Tuesday, February 2, 2010

Meare, Somerset


Phone for the fish knives, Dunstan

At Meare, a few miles from Glastonbury, this plain but striking medieval building stands in the middle of a field. It was the fish house of the great abbey at Glastonbury, and, as well as accommodating the abbey’s water bailiff, provided somewhere where the salting and drying of the monastery’s fish could take place. When it was built, in the 14th century, it stood right next to the fish-filled lake that gave Meare its name.

Medieval domestic and industrial buildings are rare enough, but this is the only surviving building relating to the fishery activities of an English monastery. Fishing and monasticism might seem odd bedfellows, but in fact fish formed an important part of the monastic diet, and the earthworks of many former abbey fishponds survive all over the country. A lot of them are marked on Ordnance Survey maps, which are invaluable tools for anyone looking for interesting lumps and bumps in the landscape, and monasteries often had several pons, to help in management of the supply of fish.

Fish were eaten widely in medieval monasteries, but it’s not known for sure how much fish the monks ate or when. Studies of monastic accounts suggest that when monks could get them, sea fish such as cod were eaten on feast days. But because freshwater fish (such as carp, tench, and bream) were farmed by the monks themselves, they don’t necessarily appear in the records which mostly account for foods brought in from outside.

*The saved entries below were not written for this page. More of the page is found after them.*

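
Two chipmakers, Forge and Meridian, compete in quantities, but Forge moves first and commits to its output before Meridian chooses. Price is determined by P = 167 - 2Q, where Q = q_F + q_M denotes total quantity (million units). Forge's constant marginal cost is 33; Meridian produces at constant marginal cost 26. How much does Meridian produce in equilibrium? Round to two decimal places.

19.38

Solve by backward induction. Given q_F, the follower Meridian maximises π_M = (167 - 2q_F - 2q_M)q_M - 26q_M.
Follower FOC: 141 - 2q_F - 4q_M = 0, so q_M(q_F) = (141 - 2q_F)/4.
The leader anticipates this reaction. Substituting into P = 167 - 2Q gives P = 193/2 - q_F, so π_F = (193/2 - q_F)q_F - 33q_F.
The leader's first-order condition 127/2 - 2q_F = 0 yields q_F = 127/4.
Then q_M = (141 - 2·(127/4))/4 = 155/8.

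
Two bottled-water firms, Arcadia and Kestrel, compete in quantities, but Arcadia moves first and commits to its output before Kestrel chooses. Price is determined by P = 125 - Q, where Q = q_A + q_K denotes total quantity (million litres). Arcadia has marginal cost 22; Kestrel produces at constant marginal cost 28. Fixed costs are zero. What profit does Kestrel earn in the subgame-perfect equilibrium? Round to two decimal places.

The follower Kestrel best-responds to any q_A: π_K = (125 - Q)q_K - 28q_K.
Follower FOC: 97 - q_A - 2q_K = 0, so q_K(q_A) = (97 - q_A)/2.
Arcadia substitutes q_K(q_A) into its own profit: π_A = q_A(125 - q_A - (97 - q_A)/2) - 22q_A = (153/2 - (1/2)q_A)q_A - 22q_A.
Maximising: ∂π_A/∂q_A = 109/2 - q_A = 0, giving q_A = 109/2.
Then q_K = (97 - 109/2)/2 = 85/4.
Price P = 125 - 303/4 = 197/4.
Kestrel's profit: (197/4 - 28)·(85/4) = 451.5625.

451.56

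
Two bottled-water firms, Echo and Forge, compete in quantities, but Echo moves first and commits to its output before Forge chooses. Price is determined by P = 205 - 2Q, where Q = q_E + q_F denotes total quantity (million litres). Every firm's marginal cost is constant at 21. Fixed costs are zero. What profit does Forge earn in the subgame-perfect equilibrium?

The follower Forge best-responds to any q_E: π_F = (205 - 2Q)q_F - 21q_F.
Setting the follower's marginal profit to zero, 184 - 2q_E - 4q_F = 0, i.e. q_F = (184 - 2q_E)/4.
Echo substitutes q_F(q_E) into its own profit: π_E = q_E(205 - 2q_E - (184 - 2q_E)/2) - 21q_E = (113 - q_E)q_E - 21q_E.
The leader's first-order condition 92 - 2q_E = 0 yields q_E = 46.
Then q_F = (184 - 2·46)/4 = 23.
Price P = 205 - 2·69 = 67.
Forge's profit: (67 - 21)·23 = 1058.

1058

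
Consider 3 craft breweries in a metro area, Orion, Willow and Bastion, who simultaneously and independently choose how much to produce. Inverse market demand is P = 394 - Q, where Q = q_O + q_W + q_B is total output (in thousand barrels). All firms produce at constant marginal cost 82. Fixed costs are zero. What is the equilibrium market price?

A representative firm's profit is π_i = q_i(394 - Q) - 82q_i.
First-order condition (treating rivals' output as given): 312 - 2q_i - Σ_{j≠i} q_j = 0.
By symmetry each firm produces the same amount; substituting Σ_{j≠i} q_j = 2q_i yields q_i = 312/4 = 78.
Total output Q = 234, so price P = 394 - 234 = 160.

160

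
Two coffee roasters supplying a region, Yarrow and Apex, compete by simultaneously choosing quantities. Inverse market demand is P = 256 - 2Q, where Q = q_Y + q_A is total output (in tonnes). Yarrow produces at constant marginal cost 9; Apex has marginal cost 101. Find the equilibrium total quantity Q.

Yarrow's profit: π_Y = (256 - 2Q)q_Y - (9q_Y). Setting ∂π_Y/∂q_Y = 0: 247 - 4q_Y - 2(q_A) = 0.
Apex's first-order condition: 155 - 4q_A - 2(q_Y) = 0.
Rearranging gives the reaction functions q_Y = (247 - 2q_A)/4 and q_A = (155 - 2q_Y)/4.
Solving the pair: q_Y = 113/2, q_A = 21/2.
Total output Q = 113/2 + 21/2 = 67.

67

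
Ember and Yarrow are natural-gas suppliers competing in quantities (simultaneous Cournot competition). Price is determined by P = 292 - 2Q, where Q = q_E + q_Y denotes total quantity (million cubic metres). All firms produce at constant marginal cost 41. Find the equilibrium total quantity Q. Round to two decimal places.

Each firm earns π_i = (292 - 2Q)q_i - 41q_i.
First-order condition (treating rivals' output as given): 251 - 4q_i - 2q_j = 0.
With identical firms every q_j equals q_i, so q_j = q_i and 251 = 6q_i, giving q_i = 251/6.
Total output Q = 251/6 + 251/6 = 251/3.

83.67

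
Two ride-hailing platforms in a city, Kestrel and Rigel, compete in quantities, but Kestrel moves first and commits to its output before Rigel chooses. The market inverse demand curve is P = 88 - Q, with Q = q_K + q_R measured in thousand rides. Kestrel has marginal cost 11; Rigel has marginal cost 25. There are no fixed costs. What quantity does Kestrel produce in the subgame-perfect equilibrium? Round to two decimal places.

Solve by backward induction. Given q_K, the follower Rigel maximises π_R = (88 - q_K - q_R)q_R - 25q_R.
Setting the follower's marginal profit to zero, 63 - q_K - 2q_R = 0, i.e. q_R = (63 - q_K)/2.
Kestrel substitutes q_R(q_K) into its own profit: π_K = q_K(88 - q_K - (63 - q_K)/2) - 11q_K = (113/2 - (1/2)q_K)q_K - 11q_K.
The leader's first-order condition 91/2 - q_K = 0 yields q_K = 91/2.
Then q_R = (63 - 91/2)/2 = 35/4.

45.50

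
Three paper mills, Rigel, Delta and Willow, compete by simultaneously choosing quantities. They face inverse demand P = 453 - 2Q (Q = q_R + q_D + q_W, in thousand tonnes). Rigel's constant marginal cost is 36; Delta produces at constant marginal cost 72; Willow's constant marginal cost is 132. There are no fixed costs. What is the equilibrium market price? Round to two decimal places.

Rigel's profit: π_R = (453 - 2Q)q_R - (36q_R). Setting ∂π_R/∂q_R = 0: 417 - 4q_R - 2(q_D + q_W) = 0.
Delta's first-order condition: 381 - 4q_D - 2(q_R + q_W) = 0.
Willow's profit: π_W = (453 - 2Q)q_W - (132q_W). Setting ∂π_W/∂q_W = 0: 321 - 4q_W - 2(q_R + q_D) = 0.
Adding the 3 first-order conditions: 1119 − 8Q = 0, so Q = 1119/8.
Back-substituting: q_R = (417 − 1119/4)/2 = 549/8, q_D = (381 − 1119/4)/2 = 405/8, q_W = (321 − 1119/4)/2 = 165/8.
Total output Q = 1119/8, so price P = 453 - 2·(1119/8) = 693/4.

173.25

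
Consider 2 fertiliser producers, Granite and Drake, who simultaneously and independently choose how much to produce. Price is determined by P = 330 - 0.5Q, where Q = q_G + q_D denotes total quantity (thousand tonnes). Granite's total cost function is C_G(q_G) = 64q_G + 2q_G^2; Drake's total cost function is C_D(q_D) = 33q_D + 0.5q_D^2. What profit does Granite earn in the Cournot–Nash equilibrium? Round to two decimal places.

3867.78

Granite's profit: π_G = (330 - 0.5Q)q_G - (64q_G + 2q_G²). Setting ∂π_G/∂q_G = 0: 266 - 5q_G - (1/2)(q_D) = 0.
Drake's profit: π_D = (330 - 0.5Q)q_D - (33q_D + (1/2)q_D²). Setting ∂π_D/∂q_D = 0: 297 - 2q_D - (1/2)(q_G) = 0.
Best responses: q_G = (266 - (1/2)q_D)/5, q_D = (297 - (1/2)q_G)/2.
Solving the pair: q_G = 118/3, q_D = 416/3.
Price P = 330 - (1/2)·178 = 241.
Granite's profit: 241·(118/3) - 64·(118/3) - 2(118/3)² = 3867.7778.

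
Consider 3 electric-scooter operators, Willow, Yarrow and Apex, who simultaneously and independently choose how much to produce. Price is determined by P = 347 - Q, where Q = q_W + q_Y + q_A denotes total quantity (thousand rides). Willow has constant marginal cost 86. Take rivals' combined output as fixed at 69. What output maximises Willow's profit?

With rivals' combined output fixed at 69, Willow's profit is π_W = (347 - 69 - q_W)q_W - (86q_W) = (278 - q_W)q_W - (86q_W).
∂π_W/∂q_W = 192 - 2q_W = 0, so q_W = 96.

96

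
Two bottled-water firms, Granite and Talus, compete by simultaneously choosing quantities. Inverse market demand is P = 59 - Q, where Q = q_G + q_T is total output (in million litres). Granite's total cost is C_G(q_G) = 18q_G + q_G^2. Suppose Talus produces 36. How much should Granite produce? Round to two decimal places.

With the rival's output fixed at 36, Granite's profit is π_G = (59 - 36 - q_G)q_G - (18q_G + q_G²) = (23 - q_G)q_G - (18q_G + q_G²).
∂π_G/∂q_G = 5 - 4q_G = 0, so q_G = 5/4.

1.25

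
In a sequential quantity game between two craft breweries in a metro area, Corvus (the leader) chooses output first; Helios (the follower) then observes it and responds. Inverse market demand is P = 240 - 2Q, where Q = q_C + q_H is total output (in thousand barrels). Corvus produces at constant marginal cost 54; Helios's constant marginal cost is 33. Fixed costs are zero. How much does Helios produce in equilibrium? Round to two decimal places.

31.13

Solve by backward induction. Given q_C, the follower Helios maximises π_H = (240 - 2q_C - 2q_H)q_H - 33q_H.
Follower FOC: 207 - 2q_C - 4q_H = 0, so q_H(q_C) = (207 - 2q_C)/4.
Corvus substitutes q_H(q_C) into its own profit: π_C = q_C(240 - 2q_C - (207 - 2q_C)/2) - 54q_C = (273/2 - q_C)q_C - 54q_C.
The leader's first-order condition 165/2 - 2q_C = 0 yields q_C = 165/4.
Then q_H = (207 - 2·(165/4))/4 = 249/8.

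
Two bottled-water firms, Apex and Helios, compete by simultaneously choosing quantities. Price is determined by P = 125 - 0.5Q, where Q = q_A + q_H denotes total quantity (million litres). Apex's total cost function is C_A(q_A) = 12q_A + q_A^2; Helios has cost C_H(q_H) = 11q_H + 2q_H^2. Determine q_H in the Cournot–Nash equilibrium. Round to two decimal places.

Apex's profit: π_A = (125 - 0.5Q)q_A - (12q_A + q_A²). Setting ∂π_A/∂q_A = 0: 113 - 3q_A - (1/2)(q_H) = 0.
Helios's first-order condition: 114 - 5q_H - (1/2)(q_A) = 0.
Best responses: q_A = (113 - (1/2)q_H)/3, q_H = (114 - (1/2)q_A)/5.
Substituting one into the other gives q_A = 34.4407 and q_H = 1142/59.

19.36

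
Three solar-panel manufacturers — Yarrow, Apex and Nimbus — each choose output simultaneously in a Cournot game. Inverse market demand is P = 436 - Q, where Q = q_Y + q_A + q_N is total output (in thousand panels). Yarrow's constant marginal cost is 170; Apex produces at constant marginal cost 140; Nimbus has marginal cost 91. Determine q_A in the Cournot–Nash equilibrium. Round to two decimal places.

Yarrow's profit: π_Y = (436 - Q)q_Y - (170q_Y). Setting ∂π_Y/∂q_Y = 0: 266 - 2q_Y - (q_A + q_N) = 0.
Apex's profit: π_A = (436 - Q)q_A - (140q_A). Setting ∂π_A/∂q_A = 0: 296 - 2q_A - (q_Y + q_N) = 0.
Nimbus's first-order condition: 345 - 2q_N - (q_Y + q_A) = 0.
Adding the 3 first-order conditions: 907 − 4Q = 0, so Q = 907/4.
Back-substituting: q_Y = (266 − 907/4) = 157/4, q_A = (296 − 907/4) = 277/4, q_N = (345 − 907/4) = 473/4.

69.25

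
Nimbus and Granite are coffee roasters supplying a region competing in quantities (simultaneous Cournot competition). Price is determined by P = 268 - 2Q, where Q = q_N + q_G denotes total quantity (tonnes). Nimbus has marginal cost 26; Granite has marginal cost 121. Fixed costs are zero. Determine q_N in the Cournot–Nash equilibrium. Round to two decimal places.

Nimbus's profit: π_N = (268 - 2Q)q_N - (26q_N). Setting ∂π_N/∂q_N = 0: 242 - 4q_N - 2(q_G) = 0.
Granite's profit: π_G = (268 - 2Q)q_G - (121q_G). Setting ∂π_G/∂q_G = 0: 147 - 4q_G - 2(q_N) = 0.
Best responses: q_N = (242 - 2q_G)/4, q_G = (147 - 2q_N)/4.
Substituting one into the other gives q_N = 337/6 and q_G = 26/3.

56.17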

Amounts consumed would also have varied according to the wealth of the monastery. While the inhabitants of smaller, poorer abbeys might have put up with a mainly vegetarian diet, those of larger, richer monastic houses probably ate meat and fish regularly. There's also evidence that, while meat was often looked upon as a luxury food, fit for worldly lay people but not for monks, fish was sometimes seen as lower-status food. So more than one reforming abbot weaned his well fed carnivorous monks off meat by increasing their fish intake.

Another issue was the size of the available ponds. According to one estimate, to produce a regular supply of fish, a monastery needed some 2 acres of pond per monk. So not every monastic house could provide all the necessary fish on site – some had to come in from local rivers, and monasteries guarded their river-fishing rights jealously.

Glastonbury was a large monastery and at Meare they had a huge pond – a mile and half across, apparently. A medieval account says that the Meare pond contained 'an abundance of pike, tench, roach and ells and of divers other kinds of fishes'. It sounds as if the monks of Glastonbury were very well provided with fish for the table.